Boy left charter class, roamed onto tracks
THE MOTHER of an 8-year-old boy found wandering the tracks of a Brooklyn subway station plans to sue his charter school for failing to supervise him before he slipped out.
Little Jahzir Sheppard was supposed to be with his classmates at Brooklyn Excelsior Charter School in BedfordStuyvesant when strangers found him walking along the elevated tracks of a subway station about 10 blocks away.
Worried passengers called police, and were able to persuade the third-grader to get off the tracks before a train arrived.
It was unclear if Jahzir walked a half-mile to the Halsey St. J line station or if he walked upstairs to the platform at Gates Ave., which is closer to the school, and walked along the tracks to the next station.
Either way, witnesses said he was lucky to be alive.
Officials at the school on Quincy St. said a staffer spotted Jahzir shortly after noon on April 25 as he was leaving the building, but lost sight of the boy once he got outside.
About 20 minutes later, emergency crews responded to the Halsey St. station, where horrified straphangers saw the boy on the tracks.
The boy’s mother, Janee Sheppard, a UPS worker with a parttime job at the Department of Education, said she received a call from someone at the school who said her son was missing. But he was still in the building, the mom was told.

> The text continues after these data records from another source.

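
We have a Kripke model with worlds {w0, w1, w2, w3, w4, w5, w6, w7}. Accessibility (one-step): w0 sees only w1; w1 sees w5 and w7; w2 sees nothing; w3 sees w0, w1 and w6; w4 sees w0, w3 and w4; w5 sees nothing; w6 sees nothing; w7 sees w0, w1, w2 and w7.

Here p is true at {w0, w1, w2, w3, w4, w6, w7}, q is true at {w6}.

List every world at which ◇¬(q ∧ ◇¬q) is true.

w0: successors {w1}; ¬(q ∧ ◇¬q) there: w1:T. ✓
w1: successors {w5, w7}; ¬(q ∧ ◇¬q) there: w5:T, w7:T. ✓
w2: no successors, so ◇¬(q ∧ ◇¬q) fails. ✗
w3: successors {w0, w1, w6}; ¬(q ∧ ◇¬q) there: w0:T, w1:T, w6:T. ✓
w4: successors {w0, w3, w4}; ¬(q ∧ ◇¬q) there: w0:T, w3:T, w4:T. ✓
w5: no successors, so ◇¬(q ∧ ◇¬q) fails. ✗
w6: no successors, so ◇¬(q ∧ ◇¬q) fails. ✗
w7: successors {w0, w1, w2, w7}; ¬(q ∧ ◇¬q) there: w0:T, w1:T, w2:T, w7:T. ✓

{w0, w1, w3, w4, w7}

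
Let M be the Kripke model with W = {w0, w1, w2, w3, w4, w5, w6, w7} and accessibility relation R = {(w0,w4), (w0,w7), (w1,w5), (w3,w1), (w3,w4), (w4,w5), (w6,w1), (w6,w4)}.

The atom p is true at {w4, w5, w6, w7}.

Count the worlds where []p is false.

w0: successors {w4, w7}; p there: w4:T, w7:T. ✓
w1: successors {w5}; p there: w5:T. ✓
w2: no successors, so []p holds vacuously. ✓
w3: successors {w1, w4}; p there: w1:F, w4:T. ✗
w4: successors {w5}; p there: w5:T. ✓
w5: no successors, so []p holds vacuously. ✓
w6: successors {w1, w4}; p there: w1:F, w4:T. ✗
w7: no successors, so []p holds vacuously. ✓
Satisfying worlds: {w0, w1, w2, w4, w5, w7}.
So []p fails at the other 2 worlds.

2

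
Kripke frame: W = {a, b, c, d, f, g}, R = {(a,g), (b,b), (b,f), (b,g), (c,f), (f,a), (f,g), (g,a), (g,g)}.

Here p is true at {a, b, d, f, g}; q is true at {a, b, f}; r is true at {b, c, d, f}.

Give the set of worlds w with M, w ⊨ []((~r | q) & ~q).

a: successors {g}; (~r | q) & ~q there: g:T. ✓
b: successors {b, f, g}; (~r | q) & ~q there: b:F, f:F, g:T. ✗
c: successors {f}; (~r | q) & ~q there: f:F. ✗
d: no successors, so []((~r | q) & ~q) holds vacuously. ✓
f: successors {a, g}; (~r | q) & ~q there: a:F, g:T. ✗
g: successors {a, g}; (~r | q) & ~q there: a:F, g:T. ✗

{a, d}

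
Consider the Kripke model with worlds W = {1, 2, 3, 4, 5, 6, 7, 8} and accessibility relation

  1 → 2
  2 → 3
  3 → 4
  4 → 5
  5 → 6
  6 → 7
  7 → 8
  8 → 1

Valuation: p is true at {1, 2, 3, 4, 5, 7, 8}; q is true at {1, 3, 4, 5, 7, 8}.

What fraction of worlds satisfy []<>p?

7/8

1: successors {2}; <>p there: 2:T. ✓
2: successors {3}; <>p there: 3:T. ✓
3: successors {4}; <>p there: 4:T. ✓
4: successors {5}; <>p there: 5:F. ✗
5: successors {6}; <>p there: 6:T. ✓
6: successors {7}; <>p there: 7:T. ✓
7: successors {8}; <>p there: 8:T. ✓
8: successors {1}; <>p there: 1:T. ✓
That's 7 of 8 worlds, so 7/8.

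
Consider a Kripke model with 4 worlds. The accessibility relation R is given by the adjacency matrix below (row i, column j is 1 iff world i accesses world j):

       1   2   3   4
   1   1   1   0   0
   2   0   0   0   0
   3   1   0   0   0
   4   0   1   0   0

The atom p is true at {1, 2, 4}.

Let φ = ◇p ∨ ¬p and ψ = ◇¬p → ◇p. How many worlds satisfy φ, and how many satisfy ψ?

3 and 4

For ◇p ∨ ¬p:
1: ◇p is T, ¬p is F. ✓
2: ◇p is F, ¬p is F. ✗
3: ◇p is T, ¬p is T. ✓
4: ◇p is T, ¬p is F. ✓
— 3 worlds.
For ◇¬p → ◇p:
1: ◇¬p is F, ◇p is T. ✓
2: ◇¬p is F, ◇p is F. ✓
3: ◇¬p is F, ◇p is T. ✓
4: ◇¬p is F, ◇p is T. ✓
— 4 worlds.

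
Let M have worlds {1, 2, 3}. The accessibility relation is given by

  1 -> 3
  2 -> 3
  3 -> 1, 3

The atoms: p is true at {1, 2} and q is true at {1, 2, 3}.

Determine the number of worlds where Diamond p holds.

1: successors {3}; p there: 3:F. ✗
2: successors {3}; p there: 3:F. ✗
3: successors {1, 3}; p there: 1:T, 3:F. ✓
Satisfying worlds: {3}.

1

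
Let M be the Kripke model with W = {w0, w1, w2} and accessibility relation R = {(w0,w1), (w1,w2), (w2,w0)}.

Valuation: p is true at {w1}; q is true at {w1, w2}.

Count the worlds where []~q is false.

w0: successors {w1}; ~q there: w1:F. ✗
w1: successors {w2}; ~q there: w2:F. ✗
w2: successors {w0}; ~q there: w0:T. ✓
Satisfying worlds: {w2}.
So []~q fails at the other 2 worlds.

2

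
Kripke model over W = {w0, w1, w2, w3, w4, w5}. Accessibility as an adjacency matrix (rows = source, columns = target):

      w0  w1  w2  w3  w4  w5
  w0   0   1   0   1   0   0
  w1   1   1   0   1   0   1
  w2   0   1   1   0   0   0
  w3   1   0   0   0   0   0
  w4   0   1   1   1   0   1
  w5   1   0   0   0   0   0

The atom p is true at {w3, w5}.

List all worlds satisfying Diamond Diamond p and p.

w0: Diamond Diamond p is T, p is F. ✗
w1: Diamond Diamond p is T, p is F. ✗
w2: Diamond Diamond p is T, p is F. ✗
w3: Diamond Diamond p is T, p is T. ✓
w4: Diamond Diamond p is T, p is F. ✗
w5: Diamond Diamond p is T, p is T. ✓

{w3, w5}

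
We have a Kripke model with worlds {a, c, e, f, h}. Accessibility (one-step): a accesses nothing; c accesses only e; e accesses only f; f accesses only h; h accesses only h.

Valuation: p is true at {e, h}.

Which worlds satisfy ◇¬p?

a: no successors, so ◇¬p fails. ✗
c: successors {e}; ¬p there: e:F. ✗
e: successors {f}; ¬p there: f:T. ✓
f: successors {h}; ¬p there: h:F. ✗
h: successors {h}; ¬p there: h:F. ✗

{e}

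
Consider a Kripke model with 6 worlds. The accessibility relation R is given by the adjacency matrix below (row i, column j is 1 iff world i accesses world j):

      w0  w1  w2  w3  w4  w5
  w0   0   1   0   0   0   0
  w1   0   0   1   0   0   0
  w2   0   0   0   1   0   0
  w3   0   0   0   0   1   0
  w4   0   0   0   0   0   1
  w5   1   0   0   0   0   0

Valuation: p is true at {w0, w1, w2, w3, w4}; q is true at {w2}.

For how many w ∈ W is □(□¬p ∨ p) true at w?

w0: successors {w1}; □¬p ∨ p there: w1:T. ✓
w1: successors {w2}; □¬p ∨ p there: w2:T. ✓
w2: successors {w3}; □¬p ∨ p there: w3:T. ✓
w3: successors {w4}; □¬p ∨ p there: w4:T. ✓
w4: successors {w5}; □¬p ∨ p there: w5:F. ✗
w5: successors {w0}; □¬p ∨ p there: w0:T. ✓
Satisfying worlds: {w0, w1, w2, w3, w5}.

5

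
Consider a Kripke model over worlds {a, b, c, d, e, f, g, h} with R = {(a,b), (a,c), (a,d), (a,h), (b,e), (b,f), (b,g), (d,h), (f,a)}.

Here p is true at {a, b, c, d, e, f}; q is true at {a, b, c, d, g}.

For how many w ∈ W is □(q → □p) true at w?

a: successors {b, c, d, h}; q → □p there: b:F, c:T, d:F, h:T. ✗
b: successors {e, f, g}; q → □p there: e:T, f:T, g:T. ✓
c: no successors, so □(q → □p) holds vacuously. ✓
d: successors {h}; q → □p there: h:T. ✓
e: no successors, so □(q → □p) holds vacuously. ✓
f: successors {a}; q → □p there: a:F. ✗
g: no successors, so □(q → □p) holds vacuously. ✓
h: no successors, so □(q → □p) holds vacuously. ✓
Satisfying worlds: {b, c, d, e, g, h}.

6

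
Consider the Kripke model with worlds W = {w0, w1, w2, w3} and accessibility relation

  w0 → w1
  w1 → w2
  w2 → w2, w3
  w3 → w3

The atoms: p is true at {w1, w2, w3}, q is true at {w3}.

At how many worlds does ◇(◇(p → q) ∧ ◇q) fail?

1

w0: successors {w1}; ◇(p → q) ∧ ◇q there: w1:F. ✗
w1: successors {w2}; ◇(p → q) ∧ ◇q there: w2:T. ✓
w2: successors {w2, w3}; ◇(p → q) ∧ ◇q there: w2:T, w3:T. ✓
w3: successors {w3}; ◇(p → q) ∧ ◇q there: w3:T. ✓
Satisfying worlds: {w1, w2, w3}.
So ◇(◇(p → q) ∧ ◇q) fails at the other 1 world.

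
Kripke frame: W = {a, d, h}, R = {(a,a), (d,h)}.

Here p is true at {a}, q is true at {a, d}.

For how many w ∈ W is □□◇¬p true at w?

a: successors {a}; □◇¬p there: a:F. ✗
d: successors {h}; □◇¬p there: h:T. ✓
h: no successors, so □□◇¬p holds vacuously. ✓
Satisfying worlds: {d, h}.

2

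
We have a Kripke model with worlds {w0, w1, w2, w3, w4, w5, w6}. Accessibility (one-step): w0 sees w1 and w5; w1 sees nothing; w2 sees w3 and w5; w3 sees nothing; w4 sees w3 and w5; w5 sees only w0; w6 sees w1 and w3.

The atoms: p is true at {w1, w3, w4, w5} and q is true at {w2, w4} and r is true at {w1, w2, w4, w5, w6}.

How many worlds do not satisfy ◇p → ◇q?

4

w0: ◇p is T, ◇q is F. ✗
w1: ◇p is F, ◇q is F. ✓
w2: ◇p is T, ◇q is F. ✗
w3: ◇p is F, ◇q is F. ✓
w4: ◇p is T, ◇q is F. ✗
w5: ◇p is F, ◇q is F. ✓
w6: ◇p is T, ◇q is F. ✗
Satisfying worlds: {w1, w3, w5}.
So ◇p → ◇q fails at the other 4 worlds.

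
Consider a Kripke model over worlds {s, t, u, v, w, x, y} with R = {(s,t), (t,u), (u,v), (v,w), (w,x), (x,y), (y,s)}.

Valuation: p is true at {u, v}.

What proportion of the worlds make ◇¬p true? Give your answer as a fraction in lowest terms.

5/7

s: successors {t}; ¬p there: t:T. ✓
t: successors {u}; ¬p there: u:F. ✗
u: successors {v}; ¬p there: v:F. ✗
v: successors {w}; ¬p there: w:T. ✓
w: successors {x}; ¬p there: x:T. ✓
x: successors {y}; ¬p there: y:T. ✓
y: successors {s}; ¬p there: s:T. ✓
That's 5 of 7 worlds, so 5/7.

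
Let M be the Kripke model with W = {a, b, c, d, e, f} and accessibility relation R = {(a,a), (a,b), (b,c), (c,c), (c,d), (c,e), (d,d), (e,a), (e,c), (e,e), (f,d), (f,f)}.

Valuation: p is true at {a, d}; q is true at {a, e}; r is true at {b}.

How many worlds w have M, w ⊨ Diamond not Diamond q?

4

a: successors {a, b}; not Diamond q there: a:F, b:T. ✓
b: successors {c}; not Diamond q there: c:F. ✗
c: successors {c, d, e}; not Diamond q there: c:F, d:T, e:F. ✓
d: successors {d}; not Diamond q there: d:T. ✓
e: successors {a, c, e}; not Diamond q there: a:F, c:F, e:F. ✗
f: successors {d, f}; not Diamond q there: d:T, f:T. ✓
Satisfying worlds: {a, c, d, f}.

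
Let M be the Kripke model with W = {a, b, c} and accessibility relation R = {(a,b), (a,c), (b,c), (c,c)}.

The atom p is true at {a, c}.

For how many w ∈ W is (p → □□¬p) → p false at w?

a: p → □□¬p is F, p is T. ✓
b: p → □□¬p is T, p is F. ✗
c: p → □□¬p is F, p is T. ✓
Satisfying worlds: {a, c}.
So (p → □□¬p) → p fails at the other 1 world.

1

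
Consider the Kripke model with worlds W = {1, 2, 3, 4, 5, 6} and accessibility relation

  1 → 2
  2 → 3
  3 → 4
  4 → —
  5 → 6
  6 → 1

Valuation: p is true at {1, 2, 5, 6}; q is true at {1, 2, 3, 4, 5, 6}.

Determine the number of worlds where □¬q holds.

1

1: successors {2}; ¬q there: 2:F. ✗
2: successors {3}; ¬q there: 3:F. ✗
3: successors {4}; ¬q there: 4:F. ✗
4: no successors, so □¬q holds vacuously. ✓
5: successors {6}; ¬q there: 6:F. ✗
6: successors {1}; ¬q there: 1:F. ✗
Satisfying worlds: {4}.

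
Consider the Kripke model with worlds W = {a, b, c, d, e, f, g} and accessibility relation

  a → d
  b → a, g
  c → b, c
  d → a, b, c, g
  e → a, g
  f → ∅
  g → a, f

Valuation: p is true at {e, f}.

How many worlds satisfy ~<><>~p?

a: <><>~p is T. ✗
b: <><>~p is T. ✗
c: <><>~p is T. ✗
d: <><>~p is T. ✗
e: <><>~p is T. ✗
f: <><>~p is F. ✓
g: <><>~p is T. ✗
Satisfying worlds: {f}.

1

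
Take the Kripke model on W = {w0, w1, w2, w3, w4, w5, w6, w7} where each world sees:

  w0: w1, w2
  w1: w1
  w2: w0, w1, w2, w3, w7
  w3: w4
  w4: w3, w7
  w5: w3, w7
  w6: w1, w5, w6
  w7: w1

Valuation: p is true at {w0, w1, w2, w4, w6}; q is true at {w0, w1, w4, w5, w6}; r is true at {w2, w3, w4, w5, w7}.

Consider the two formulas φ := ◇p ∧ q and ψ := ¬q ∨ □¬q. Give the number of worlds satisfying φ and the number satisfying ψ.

3 and 5

For ◇p ∧ q:
w0: ◇p is T, q is T. ✓
w1: ◇p is T, q is T. ✓
w2: ◇p is T, q is F. ✗
w3: ◇p is T, q is F. ✗
w4: ◇p is F, q is T. ✗
w5: ◇p is F, q is T. ✗
w6: ◇p is T, q is T. ✓
w7: ◇p is T, q is F. ✗
— 3 worlds.
For ¬q ∨ □¬q:
w0: ¬q is F, □¬q is F. ✗
w1: ¬q is F, □¬q is F. ✗
w2: ¬q is T, □¬q is F. ✓
w3: ¬q is T, □¬q is F. ✓
w4: ¬q is F, □¬q is T. ✓
w5: ¬q is F, □¬q is T. ✓
w6: ¬q is F, □¬q is F. ✗
w7: ¬q is T, □¬q is F. ✓
— 5 worlds.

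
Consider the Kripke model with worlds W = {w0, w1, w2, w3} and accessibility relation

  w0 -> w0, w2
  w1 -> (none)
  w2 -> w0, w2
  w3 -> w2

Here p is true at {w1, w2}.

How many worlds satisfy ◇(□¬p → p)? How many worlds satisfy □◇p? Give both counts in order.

For ◇(□¬p → p):
w0: successors {w0, w2}; □¬p → p there: w0:T, w2:T. ✓
w1: no successors, so ◇(□¬p → p) fails. ✗
w2: successors {w0, w2}; □¬p → p there: w0:T, w2:T. ✓
w3: successors {w2}; □¬p → p there: w2:T. ✓
— 3 worlds.
For □◇p:
w0: successors {w0, w2}; ◇p there: w0:T, w2:T. ✓
w1: no successors, so □◇p holds vacuously. ✓
w2: successors {w0, w2}; ◇p there: w0:T, w2:T. ✓
w3: successors {w2}; ◇p there: w2:T. ✓
— 4 worlds.

3 and 4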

“I told them to look for him. Where else could he be?” said Sheppard, 33. “They said they’ll call me back. A few seconds after I hung up, a police officer called saying they found him on the train tracks and to come get him. Then the Fire Department called, saying he was found on the train tracks.”
The boy was hospitalized and given a psychiatric examination after cops said his trip might have been a suicide bid.
“He said he wanted to kill himself because the school wasn’t listening to him,” Sheppard said. “There was an altercation at the school earlier that day and he was trying to explain what happened, but they weren’t listening to him so he ran out of the building.”
Sheppard said her son left the building once before, but he didn’t get beyond the playground before a staffer brought him back inside. She said Jahzir has had some behavioral problems since he was the victim of a hit-and-run in 2014.
Sheppard said the city’s Administration for Children’s Services got involved, but closed its case. Even so, she said, the school has a responsibility to make sure its children are safe.
The lawsuit is expected to be filed Tuesday.
“Clearly the staff was negligent . . . this should not be happening in any school,” said Sheppard’s attorney, Sanford Rubenstein. Excelsior spokeswoman Mary Ann Sabo said the school doesn’t comment on pending litigation.
“At Brooklyn Excelsior Charter School, the safety and security of our students is always a top priority,” Sabo said.
Since the incident, Sheppard has taken her son out of the charter school and put him into public school.